Can you speak about the reliance on AC during a heatwave?
In a heatwave, you have people who are susceptible to heat-related illnesses. These are people who tend to live in neighborhoods that have less access to natural shade, fewer trees, less access to parks, more asphalt that absorbs heat and can make areas of the city 10F hotter in some places.
Low-income residents are also more vulnerable. Even if they can afford the unit, they might be reluctant to turn it on because they might be behind on their energy bills. Also, what happens in the heatwave is that everyone in the city turns on their air conditioner, and it overloads the grid, and there’s a potential for blackouts.
One of the things that I write about very briefly in the book is pointing to the need for things like community solar, or community-controlled energy, rather than having a monopoly company that controls it. Because when profit is the driving motive, monopolies are not interested in saving lives.
What if we don’t want, or can’t afford, AC?
The most lo-tech solution is planting more trees. Initiatives to make sure that there is lush vegetation on every street in New York, especially in working-class neighborhoods, where there tend to be less trees, I think that’s crucial. Another solution is sustainable design that incorporates passive cooling. There are innovative architects who are looking at nature, things like termite mounds, beehives, things that exist in the wild and regulate temperature.
Understanding how to shade, how to give light, but without direct sunlight that will heat a room.
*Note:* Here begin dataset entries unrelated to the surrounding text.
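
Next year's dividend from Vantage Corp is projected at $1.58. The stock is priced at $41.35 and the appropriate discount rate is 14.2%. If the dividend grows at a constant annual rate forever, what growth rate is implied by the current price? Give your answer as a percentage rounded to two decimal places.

P = D₁/(r−g) ⇒ g = r − D₁/P = 0.142 − $1.58/$41.35 = 0.103790

10.38%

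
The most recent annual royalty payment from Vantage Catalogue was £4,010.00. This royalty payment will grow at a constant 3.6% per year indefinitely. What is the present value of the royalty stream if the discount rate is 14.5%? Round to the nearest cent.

£38113.39

D₁ = D₀ × (1 + g) = £4,010.00 × 1.036 = £4,154.3600
Growing perpetuity: P = D₁ / (r − g) = £4,154.3600 / (0.145 − 0.036) = £38,113.39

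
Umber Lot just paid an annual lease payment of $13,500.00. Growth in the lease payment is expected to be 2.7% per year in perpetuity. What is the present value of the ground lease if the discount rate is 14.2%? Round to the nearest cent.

D₁ = D₀ × (1 + g) = $13,500.00 × 1.027 = $13,864.5000
Growing perpetuity: P = D₁ / (r − g) = $13,864.5000 / (0.142 − 0.027) = $120,560.87

$120560.87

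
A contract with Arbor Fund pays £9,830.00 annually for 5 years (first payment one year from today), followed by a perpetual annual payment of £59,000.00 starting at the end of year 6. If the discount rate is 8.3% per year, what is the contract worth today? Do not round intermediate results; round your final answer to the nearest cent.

PV of 5-year annuity: £9,830.00 × [1 − (1+0.083)^−5] / 0.083 = 38939.95608
Perpetuity value at year 5: £59,000.00 / 0.083 = 710843.37349
PV of perpetuity: 710843.37349 / (1+0.083)^5 = 477124.41024
Total PV = 38939.95608 + 477124.41024 = 516064.36632

£516064.37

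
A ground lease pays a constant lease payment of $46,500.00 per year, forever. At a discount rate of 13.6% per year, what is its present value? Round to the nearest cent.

Level perpetuity: PV = C / r = $46,500.00 / 0.136 = $341,911.76

$341911.76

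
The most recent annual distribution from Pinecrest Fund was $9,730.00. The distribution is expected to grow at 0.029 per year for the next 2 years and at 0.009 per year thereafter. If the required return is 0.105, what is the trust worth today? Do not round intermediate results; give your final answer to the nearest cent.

$106181.10

D_1 = 10012.17000
D_2 = 10302.52293
Terminal value at year 2: TV = D_2×(1+g_2)/(r−g_2) = 10395.24564/0.096 = 108283.80871
P_0 = D_1/(1+r)^1 + D_2/(1+r)^2 + TV/(1+r)^2
    = 9060.78733 + 8437.60196 + 88682.71224 = 106181.10153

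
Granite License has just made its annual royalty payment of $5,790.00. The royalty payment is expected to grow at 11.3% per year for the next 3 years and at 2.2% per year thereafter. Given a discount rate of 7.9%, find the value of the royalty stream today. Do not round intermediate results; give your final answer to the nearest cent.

$132427.74

D_1 = 6444.27000
D_2 = 7172.47251
D_3 = 7982.96190
Terminal value at year 3: TV = D_3×(1+g_2)/(r−g_2) = 8158.58707/0.057 = 143133.10641
P_0 = D_1/(1+r)^1 + D_2/(1+r)^2 + D_3/(1+r)^3 + TV/(1+r)^3
    = 5972.44671 + 6160.64244 + 6354.76833 + 113939.88133 = 132427.73881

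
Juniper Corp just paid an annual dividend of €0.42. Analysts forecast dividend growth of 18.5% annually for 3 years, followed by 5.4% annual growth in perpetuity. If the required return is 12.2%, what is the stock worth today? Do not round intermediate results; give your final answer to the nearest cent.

D_1 = 0.49770
D_2 = 0.58977
D_3 = 0.69888
Terminal value at year 3: TV = D_3×(1+g_2)/(r−g_2) = 0.73662/0.068 = 10.83268
P_0 = D_1/(1+r)^1 + D_2/(1+r)^2 + D_3/(1+r)^3 + TV/(1+r)^3
    = 0.44358 + 0.46849 + 0.49480 + 7.66933 = 9.07620

€9.08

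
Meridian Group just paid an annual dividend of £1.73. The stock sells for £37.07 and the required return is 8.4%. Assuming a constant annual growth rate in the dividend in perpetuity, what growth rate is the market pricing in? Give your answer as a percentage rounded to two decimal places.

3.57%

P = D₀(1+g)/(r−g) ⇒ P(r−g) = D₀(1+g) ⇒ g(P+D₀) = P·r − D₀
g = (P·r − D₀)/(P + D₀) = (£37.07×0.084 − £1.73) / (£37.07 + £1.73) = 0.035667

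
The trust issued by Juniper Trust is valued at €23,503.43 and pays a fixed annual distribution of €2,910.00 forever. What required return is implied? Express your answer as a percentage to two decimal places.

P = C/r ⇒ r = C/P = €2,910.00/€23,503.43 = 0.123812

12.38%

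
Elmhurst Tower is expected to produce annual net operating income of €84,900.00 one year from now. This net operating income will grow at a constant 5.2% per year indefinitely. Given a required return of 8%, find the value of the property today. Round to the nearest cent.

Growing perpetuity: P = D₁ / (r − g) = €84,900.0000 / (0.08 − 0.052) = €3,032,142.86

€3032142.86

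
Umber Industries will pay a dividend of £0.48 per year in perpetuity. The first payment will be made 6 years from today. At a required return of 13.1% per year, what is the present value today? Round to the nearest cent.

Value at end of year 5: C / r = £0.48 / 0.131 = £3.6641
Discount to today: PV = £3.6641 / (1 + 0.131)^5 = £3.6641 / 1.850602 = £1.98

£1.98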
Things like incorporating natural wind into a room, and using better building materials that don’t absorb heat. And these cooling strategies don’t have to be enormously expensive, so I have a lot of faith in good design.
What do you hope people take away from your book?
The vast majority of cooling in the United States is not for emergency situations. And it’s not even for situations that, I would argue, make our lives better. So what I’m asking is for us to really consider how our level of comfort and what we’ve defined as comfort has been constructed. And whether our level of comfort has actually led to a planet that’s uninhabitable. I’m not calling for all of us to suffer at all, I’m actually calling for us to again, to redefine what it means to be comfortable.